Enfrentando a doença

Raquel ressalta a importância da forma com que a família encara e lida com a doença e com todo o tratamento envolvido. “A gente vê a diferença quando o paciente tem o respaldo e o envolvimento familiar, quando a família transmite uma aceitação desde o início para a criança, que já vai crescendo lidando com mais naturalidade, entendendo que tudo faz parte da rotina, para que o dia a dia possa ficar um pouco mais leve”, afirma a psicóloga.
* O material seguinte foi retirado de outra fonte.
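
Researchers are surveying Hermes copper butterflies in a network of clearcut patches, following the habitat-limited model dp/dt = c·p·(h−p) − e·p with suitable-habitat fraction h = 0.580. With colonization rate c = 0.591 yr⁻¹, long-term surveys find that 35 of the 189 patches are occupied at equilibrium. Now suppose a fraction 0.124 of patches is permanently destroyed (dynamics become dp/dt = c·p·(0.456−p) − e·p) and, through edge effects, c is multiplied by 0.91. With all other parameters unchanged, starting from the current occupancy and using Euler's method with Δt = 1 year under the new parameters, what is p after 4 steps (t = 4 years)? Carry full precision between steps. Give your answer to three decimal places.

Observed p* = 35/189 = 0.18519.
Balance c(h−p*) = e gives e = 0.591×(0.58 − 0.18519) = 0.23334.
Starting from p₀ = 0.18519; update p ← p + (dp/dt)·Δt with the new parameters.
p: 0.18519 → 0.16895  (Δp = -0.01624)
p: 0.16895 → 0.15561  (Δp = -0.01334)
p: 0.15561 → 0.14444  (Δp = -0.01117)
p: 0.14444 → 0.13494  (Δp = -0.00950)

0.135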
Ainda de acordo com ela, o maior desafio é a adesão ao tratamento, principalmente de pacientes que ainda não apresentam muitos sintomas. “Com os mais sintomáticos precisamos trabalhar o medo da morte, as limitações sociais que vão surgindo e também a falta de contato físico com outras pessoas que possuem a mesma doença, já que elas não podem se relacionar devido ao risco de passarem bactérias umas para as outras”, explica.

Nada disso, no entanto, abala a empolgação com que João fala dos seus planos para o futuro, como tirar carteira, comprar um carro e, talvez, o maior deles: escrever um livro! Para ele, os sonhos nunca acabam. “A gente vai evoluindo, igual o celular”, brinca. “Se posso dar um conselho é este: não desista dos seus sonhos”.